Ironically, sweet pea got its own moment in genetics history a few decades later — British scientists William Bateson and Reginald Punnett used its flower-color and pollen-shape traits in the early 1900s to help establish the concept of genetic linkage.
Is a gerbera daisy a true daisy?
Gerbera (genus Gerbera) is in the same broad daisy family (Asteraceae) and shares the composite flower-head structure, but it's a distinct genus from the common daisy (Bellis perennis), grown primarily as a popular, large-bloomed cut flower.
Why is sweet pea toxic if it's related to edible peas?
Sweet pea seeds contain a compound that can cause a condition called lathyrism with prolonged consumption, unlike edible garden peas — the two plants share a growth habit and common name but are different genera with very different seed chemistry.
Does the daisy chain tradition appear in literature?

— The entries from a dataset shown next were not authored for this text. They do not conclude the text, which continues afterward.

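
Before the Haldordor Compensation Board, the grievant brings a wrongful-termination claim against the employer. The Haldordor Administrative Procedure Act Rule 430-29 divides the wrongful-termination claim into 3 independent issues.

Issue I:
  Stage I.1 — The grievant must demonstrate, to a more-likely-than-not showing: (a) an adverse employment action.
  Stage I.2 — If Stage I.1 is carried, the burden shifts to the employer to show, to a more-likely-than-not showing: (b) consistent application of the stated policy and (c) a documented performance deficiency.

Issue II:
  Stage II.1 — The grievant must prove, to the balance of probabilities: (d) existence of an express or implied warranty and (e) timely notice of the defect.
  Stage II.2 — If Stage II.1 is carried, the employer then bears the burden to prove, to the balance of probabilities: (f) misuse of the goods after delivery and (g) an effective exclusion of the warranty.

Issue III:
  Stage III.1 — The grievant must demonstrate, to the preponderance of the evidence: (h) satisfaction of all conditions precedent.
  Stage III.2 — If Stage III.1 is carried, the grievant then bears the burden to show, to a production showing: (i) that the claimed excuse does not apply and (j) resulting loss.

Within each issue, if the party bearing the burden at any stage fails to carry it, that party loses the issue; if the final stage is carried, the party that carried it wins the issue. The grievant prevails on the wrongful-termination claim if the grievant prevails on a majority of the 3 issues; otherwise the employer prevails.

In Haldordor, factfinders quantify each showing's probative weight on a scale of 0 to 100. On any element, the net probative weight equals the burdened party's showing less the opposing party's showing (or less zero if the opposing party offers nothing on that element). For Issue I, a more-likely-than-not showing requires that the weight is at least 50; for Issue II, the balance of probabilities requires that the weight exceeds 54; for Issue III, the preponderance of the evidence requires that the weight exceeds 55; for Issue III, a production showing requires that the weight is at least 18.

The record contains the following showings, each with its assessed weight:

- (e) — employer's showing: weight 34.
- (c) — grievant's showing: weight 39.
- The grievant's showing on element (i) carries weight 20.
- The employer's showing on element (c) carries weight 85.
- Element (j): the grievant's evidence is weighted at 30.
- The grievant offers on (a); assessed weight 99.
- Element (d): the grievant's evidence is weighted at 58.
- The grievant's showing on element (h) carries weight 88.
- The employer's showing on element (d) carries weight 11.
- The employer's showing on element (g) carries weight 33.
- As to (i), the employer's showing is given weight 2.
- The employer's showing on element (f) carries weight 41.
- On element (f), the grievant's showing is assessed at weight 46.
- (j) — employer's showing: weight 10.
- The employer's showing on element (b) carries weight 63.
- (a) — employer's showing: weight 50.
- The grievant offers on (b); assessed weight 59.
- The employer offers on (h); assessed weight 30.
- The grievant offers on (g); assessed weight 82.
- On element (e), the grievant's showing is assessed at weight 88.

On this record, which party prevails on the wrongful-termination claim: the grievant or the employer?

employer

— Issue I —
Stage I.1 — burden on grievant; standard: a more-likely-than-not showing (weight is at least 50).
    (a): 99 − 50 = 49 < 50 [not met]
  Stage I.1 not carried; the grievant fails its burden.
The analysis ends at Stage I.1; the employer prevails on this issue.
— Issue II —
Stage II.1 (grievant, the balance of probabilities, weight exceeds 54): (d) net 58−11=47 ≤ 54 — fails; (e) net 88−34=54 ≤ 54 — fails.
  Stage II.1 not carried; the grievant fails its burden.
The employer prevails on this issue.
— Issue III —
Stage III.1 — burden on grievant; standard: the preponderance of the evidence (weight exceeds 55).
    (h): 88 − 30 = 58 > 55 [met]
  Stage III.1 carried; the burden remains with the grievant.
Stage III.2 — burden on grievant; standard: a production showing (weight is at least 18).
    (i): 20 − 2 = 18 ≥ 18 [met]
    (j): 30 − 10 = 20 ≥ 18 [met]
  The grievant carries the last stage.
Every stage carried; the grievant prevails on this issue.
Per-issue: Issue I → employer; Issue II → employer; Issue III → grievant. The grievant must prevail on a majority of issues; overall, the employer prevails.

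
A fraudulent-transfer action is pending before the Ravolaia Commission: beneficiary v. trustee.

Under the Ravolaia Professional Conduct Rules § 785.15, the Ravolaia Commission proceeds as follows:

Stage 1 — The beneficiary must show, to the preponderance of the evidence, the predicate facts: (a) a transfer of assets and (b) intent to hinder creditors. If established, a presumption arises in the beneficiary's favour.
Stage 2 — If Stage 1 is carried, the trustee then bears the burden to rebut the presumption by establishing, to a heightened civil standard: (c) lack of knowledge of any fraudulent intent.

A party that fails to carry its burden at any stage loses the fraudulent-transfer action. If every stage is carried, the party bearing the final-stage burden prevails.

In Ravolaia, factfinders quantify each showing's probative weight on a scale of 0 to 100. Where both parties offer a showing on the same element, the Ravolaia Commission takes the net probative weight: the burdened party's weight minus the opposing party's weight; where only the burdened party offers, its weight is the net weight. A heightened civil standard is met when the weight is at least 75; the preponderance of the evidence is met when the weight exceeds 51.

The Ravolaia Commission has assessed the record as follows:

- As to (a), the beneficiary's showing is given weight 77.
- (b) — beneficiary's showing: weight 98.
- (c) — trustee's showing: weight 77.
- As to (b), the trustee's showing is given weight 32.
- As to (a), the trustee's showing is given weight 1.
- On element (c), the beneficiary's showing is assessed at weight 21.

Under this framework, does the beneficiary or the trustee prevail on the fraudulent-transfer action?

Stage 1 — burden on beneficiary; standard: the preponderance of the evidence (weight exceeds 51).
    (a): 77 − 1 = 76 > 51 [met]
    (b): 98 − 32 = 66 > 51 [met]
  The beneficiary carries Stage 1; the trustee now bears the burden.
Stage 2 — burden on trustee; standard: a heightened civil standard (weight is at least 75).
    (c): 77 − 21 = 56 < 75 [not met]
  Not every element is met, so the trustee fails to carry Stage 2.
The beneficiary prevails.

beneficiary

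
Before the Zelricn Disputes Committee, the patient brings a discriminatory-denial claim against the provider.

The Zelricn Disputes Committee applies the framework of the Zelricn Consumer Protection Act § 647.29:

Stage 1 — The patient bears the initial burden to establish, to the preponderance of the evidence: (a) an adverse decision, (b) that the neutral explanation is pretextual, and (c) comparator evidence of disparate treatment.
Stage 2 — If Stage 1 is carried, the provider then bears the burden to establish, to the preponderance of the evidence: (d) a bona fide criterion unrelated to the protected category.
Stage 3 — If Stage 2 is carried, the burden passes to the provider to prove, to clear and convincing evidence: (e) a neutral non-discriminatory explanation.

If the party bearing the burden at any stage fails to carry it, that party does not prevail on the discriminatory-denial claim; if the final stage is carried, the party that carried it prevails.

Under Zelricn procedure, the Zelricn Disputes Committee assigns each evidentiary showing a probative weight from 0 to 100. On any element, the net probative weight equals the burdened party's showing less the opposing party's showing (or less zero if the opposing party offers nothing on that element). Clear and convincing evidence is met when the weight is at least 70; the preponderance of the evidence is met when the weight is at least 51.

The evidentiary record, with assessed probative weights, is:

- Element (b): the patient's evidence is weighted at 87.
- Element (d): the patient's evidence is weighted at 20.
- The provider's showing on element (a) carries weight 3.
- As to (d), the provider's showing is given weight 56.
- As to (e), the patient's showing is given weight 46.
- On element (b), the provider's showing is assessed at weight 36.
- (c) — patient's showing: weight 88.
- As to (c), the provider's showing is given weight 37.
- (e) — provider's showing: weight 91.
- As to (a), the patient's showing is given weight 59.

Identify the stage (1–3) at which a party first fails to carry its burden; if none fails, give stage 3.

Stage 1 — burden on patient; standard: the preponderance of the evidence (weight is at least 51).
    (a): 59 − 3 = 56 ≥ 51 [met]
    (b): 87 − 36 = 51 ≥ 51 [met]
    (c): 88 − 37 = 51 ≥ 51 [met]
  All elements met. The burden passes to the provider.
Stage 2 — burden on provider; standard: the preponderance of the evidence (weight is at least 51).
    (d): 56 − 20 = 36 < 51 [not met]
  Stage 2 not carried; the provider fails its burden.
The patient prevails.

stage 2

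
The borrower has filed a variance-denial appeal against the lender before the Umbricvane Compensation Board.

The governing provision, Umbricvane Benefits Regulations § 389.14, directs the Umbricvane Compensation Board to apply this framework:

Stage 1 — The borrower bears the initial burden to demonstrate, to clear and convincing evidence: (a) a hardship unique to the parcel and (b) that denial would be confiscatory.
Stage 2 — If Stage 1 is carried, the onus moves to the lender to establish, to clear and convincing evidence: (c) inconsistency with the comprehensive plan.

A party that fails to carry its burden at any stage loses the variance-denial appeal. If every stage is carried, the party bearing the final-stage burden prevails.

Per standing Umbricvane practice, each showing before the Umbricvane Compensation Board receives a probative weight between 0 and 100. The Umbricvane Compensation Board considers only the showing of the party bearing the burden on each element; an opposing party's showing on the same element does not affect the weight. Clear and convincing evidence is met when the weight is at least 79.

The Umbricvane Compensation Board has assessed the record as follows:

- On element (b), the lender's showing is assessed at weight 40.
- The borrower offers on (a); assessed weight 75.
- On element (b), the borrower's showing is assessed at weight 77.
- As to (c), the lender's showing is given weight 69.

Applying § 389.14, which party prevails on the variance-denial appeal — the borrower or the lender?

lender

Stage 1 (borrower, clear and convincing evidence, weight is at least 79): (a) 75 < 79 — fails; (b) 77 (lender's 40 disregarded) < 79 — fails.
  The borrower does not carry Stage 1.
The lender prevails.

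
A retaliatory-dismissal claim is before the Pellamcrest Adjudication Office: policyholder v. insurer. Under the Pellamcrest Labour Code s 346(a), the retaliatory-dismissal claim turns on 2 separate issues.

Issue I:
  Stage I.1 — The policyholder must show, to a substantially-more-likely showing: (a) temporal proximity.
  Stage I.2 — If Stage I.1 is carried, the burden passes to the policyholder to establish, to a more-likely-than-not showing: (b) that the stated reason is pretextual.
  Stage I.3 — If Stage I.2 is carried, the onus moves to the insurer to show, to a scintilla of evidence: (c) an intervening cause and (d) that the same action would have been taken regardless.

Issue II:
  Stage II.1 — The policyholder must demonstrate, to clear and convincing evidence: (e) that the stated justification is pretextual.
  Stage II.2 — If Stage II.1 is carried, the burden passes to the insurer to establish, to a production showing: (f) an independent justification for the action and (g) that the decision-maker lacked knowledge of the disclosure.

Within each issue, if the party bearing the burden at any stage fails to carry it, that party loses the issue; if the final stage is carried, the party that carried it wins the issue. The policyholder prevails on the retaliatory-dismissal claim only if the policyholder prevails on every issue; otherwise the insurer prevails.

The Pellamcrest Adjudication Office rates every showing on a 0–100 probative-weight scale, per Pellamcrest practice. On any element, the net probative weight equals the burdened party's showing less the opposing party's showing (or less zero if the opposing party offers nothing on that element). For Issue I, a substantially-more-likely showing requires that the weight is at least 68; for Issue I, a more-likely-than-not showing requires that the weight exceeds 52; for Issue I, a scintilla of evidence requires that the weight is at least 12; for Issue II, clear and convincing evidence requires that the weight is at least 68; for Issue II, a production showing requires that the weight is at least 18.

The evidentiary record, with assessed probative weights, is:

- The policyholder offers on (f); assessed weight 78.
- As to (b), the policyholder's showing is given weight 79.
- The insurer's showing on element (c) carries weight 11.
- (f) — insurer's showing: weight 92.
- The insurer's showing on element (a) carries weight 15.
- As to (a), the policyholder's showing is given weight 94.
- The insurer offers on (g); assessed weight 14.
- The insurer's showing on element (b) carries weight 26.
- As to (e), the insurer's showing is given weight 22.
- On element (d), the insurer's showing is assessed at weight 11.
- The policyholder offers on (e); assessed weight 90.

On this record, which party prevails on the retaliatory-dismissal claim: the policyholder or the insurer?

policyholder

— Issue I —
Stage I.1 — burden on policyholder; standard: a substantially-more-likely showing (weight is at least 68).
    (a): 94 − 15 = 79 ≥ 68 [met]
  Stage I.1 carried; the burden remains with the policyholder.
Stage I.2 — burden on policyholder; standard: a more-likely-than-not showing (weight exceeds 52).
    (b): 79 − 26 = 53 > 52 [met]
  Stage I.2 is satisfied; the onus moves to the insurer.
Stage I.3 — burden on insurer; standard: a scintilla of evidence (weight is at least 12).
    (c): 11 < 12 [not met]
    (d): 11 < 12 [not met]
  The insurer does not carry Stage I.3.
The policyholder prevails on this issue.
— Issue II —
Stage II.1 (policyholder, clear and convincing evidence, weight is at least 68): (e) net 90−22=68 ≥ 68 — meets.
  Stage II.1 carried; the burden shifts to the insurer.
Stage II.2 (insurer, a production showing, weight is at least 18): (f) net 92−78=14 < 18 — fails; (g) 14 < 18 — fails.
  The insurer does not carry Stage II.2.
So the policyholder prevails on this issue.
Per-issue: Issue I → policyholder; Issue II → policyholder. The policyholder must prevail on every issue; overall, the policyholder prevails.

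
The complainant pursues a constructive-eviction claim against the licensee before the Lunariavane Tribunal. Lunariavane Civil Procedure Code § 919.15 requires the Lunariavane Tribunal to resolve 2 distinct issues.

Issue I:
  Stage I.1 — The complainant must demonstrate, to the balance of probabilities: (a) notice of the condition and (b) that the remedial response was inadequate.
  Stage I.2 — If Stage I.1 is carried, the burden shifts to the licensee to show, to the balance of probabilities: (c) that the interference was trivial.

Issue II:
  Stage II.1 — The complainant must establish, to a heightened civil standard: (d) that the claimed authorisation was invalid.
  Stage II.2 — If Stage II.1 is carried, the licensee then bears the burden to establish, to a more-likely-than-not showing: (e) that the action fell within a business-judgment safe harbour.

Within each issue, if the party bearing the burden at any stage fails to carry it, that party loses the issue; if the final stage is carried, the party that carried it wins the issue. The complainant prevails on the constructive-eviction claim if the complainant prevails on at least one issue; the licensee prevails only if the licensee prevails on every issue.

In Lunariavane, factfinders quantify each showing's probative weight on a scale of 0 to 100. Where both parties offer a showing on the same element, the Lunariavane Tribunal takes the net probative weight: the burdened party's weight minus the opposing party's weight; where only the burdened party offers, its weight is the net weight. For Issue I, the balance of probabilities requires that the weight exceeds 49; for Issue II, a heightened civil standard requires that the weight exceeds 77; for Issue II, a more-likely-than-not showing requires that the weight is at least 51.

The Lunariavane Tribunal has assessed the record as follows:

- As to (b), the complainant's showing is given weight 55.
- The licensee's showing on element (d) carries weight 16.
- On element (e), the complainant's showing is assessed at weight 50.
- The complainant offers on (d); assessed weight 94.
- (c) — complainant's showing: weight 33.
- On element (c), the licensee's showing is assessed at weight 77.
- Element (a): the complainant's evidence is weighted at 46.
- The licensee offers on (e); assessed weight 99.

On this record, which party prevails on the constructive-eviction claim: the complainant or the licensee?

complainant

— Issue I —
Stage I.1 (complainant, the balance of probabilities, weight exceeds 49): (a) 46 ≤ 49 — fails; (b) 55 > 49 — meets.
  Not every element is met, so the complainant fails to carry Stage I.1.
The licensee prevails on this issue.
— Issue II —
Stage II.1 — burden on complainant; standard: a heightened civil standard (weight exceeds 77).
    (d): 94 − 16 = 78 > 77 [met]
  Stage II.1 carried; the burden shifts to the licensee.
Stage II.2 — burden on licensee; standard: a more-likely-than-not showing (weight is at least 51).
    (e): 99 − 50 = 49 < 51 [not met]
  The licensee does not carry Stage II.2.
The analysis ends at Stage II.2; the complainant prevails on this issue.
Per-issue: Issue I → licensee; Issue II → complainant. The complainant must prevail on at least one issue; overall, the complainant prevails.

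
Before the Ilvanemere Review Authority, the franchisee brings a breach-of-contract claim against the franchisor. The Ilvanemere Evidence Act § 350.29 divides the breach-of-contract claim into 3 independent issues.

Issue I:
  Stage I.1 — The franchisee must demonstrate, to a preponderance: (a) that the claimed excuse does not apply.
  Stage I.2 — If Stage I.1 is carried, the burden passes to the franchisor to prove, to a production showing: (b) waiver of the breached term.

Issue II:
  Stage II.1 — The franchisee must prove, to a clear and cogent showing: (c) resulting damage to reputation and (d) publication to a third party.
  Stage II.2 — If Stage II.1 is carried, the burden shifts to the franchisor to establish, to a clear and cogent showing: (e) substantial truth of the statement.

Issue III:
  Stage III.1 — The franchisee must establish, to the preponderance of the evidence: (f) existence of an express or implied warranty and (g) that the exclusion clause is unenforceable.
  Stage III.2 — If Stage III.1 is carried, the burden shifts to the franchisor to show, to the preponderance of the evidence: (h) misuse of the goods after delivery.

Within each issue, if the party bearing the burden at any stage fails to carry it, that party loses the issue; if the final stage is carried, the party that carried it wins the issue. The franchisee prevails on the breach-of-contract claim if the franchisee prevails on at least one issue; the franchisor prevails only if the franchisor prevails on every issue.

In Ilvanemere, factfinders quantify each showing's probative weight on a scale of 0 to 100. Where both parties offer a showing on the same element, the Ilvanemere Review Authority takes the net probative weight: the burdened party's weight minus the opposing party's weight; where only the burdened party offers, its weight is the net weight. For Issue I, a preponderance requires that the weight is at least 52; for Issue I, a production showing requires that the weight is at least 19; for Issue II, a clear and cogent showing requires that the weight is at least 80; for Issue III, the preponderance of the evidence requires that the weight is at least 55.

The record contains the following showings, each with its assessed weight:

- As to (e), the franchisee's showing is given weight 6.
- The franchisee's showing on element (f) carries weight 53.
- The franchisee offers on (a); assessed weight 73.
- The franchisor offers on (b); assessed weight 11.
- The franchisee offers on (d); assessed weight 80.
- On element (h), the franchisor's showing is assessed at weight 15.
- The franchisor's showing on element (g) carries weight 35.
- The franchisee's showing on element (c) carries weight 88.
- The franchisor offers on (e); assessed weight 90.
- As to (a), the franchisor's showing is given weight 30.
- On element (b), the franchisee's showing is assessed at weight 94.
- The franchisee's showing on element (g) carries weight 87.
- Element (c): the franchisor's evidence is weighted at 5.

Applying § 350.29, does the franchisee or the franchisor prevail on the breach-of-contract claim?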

Beyond that literary reference, the practice also gave English a lasting idiom — 'daisy-chaining,' used today in electronics and computing to describe linking devices end to end in a series, borrows directly from threading one stem through the next.
Why is the Shasta daisy named after a mountain?
Luther Burbank named his newly bred hybrid after Mount Shasta in California, specifically for the flower's snowy-white color, connecting the garden variety's appearance to the mountain's snow-capped peak rather than any growing location.
How long did Burbank take to develop the Shasta daisy?
Accounts vary, but Burbank himself described refining the cross repeatedly across roughly seventeen years before judging the hybrid stable enough for commercial introduction, and he kept releasing further-refined seed strains under the same Shasta daisy name afterward.
What criteria does the National Sweet Pea Society judge?
Individual show classes typically require entries as matched bunches of a set number of stems, historically groups of nine rather than single blooms, since sweet pea's appeal as a cut flower rests on uniform multi-stem bunches rather than one large individual flower.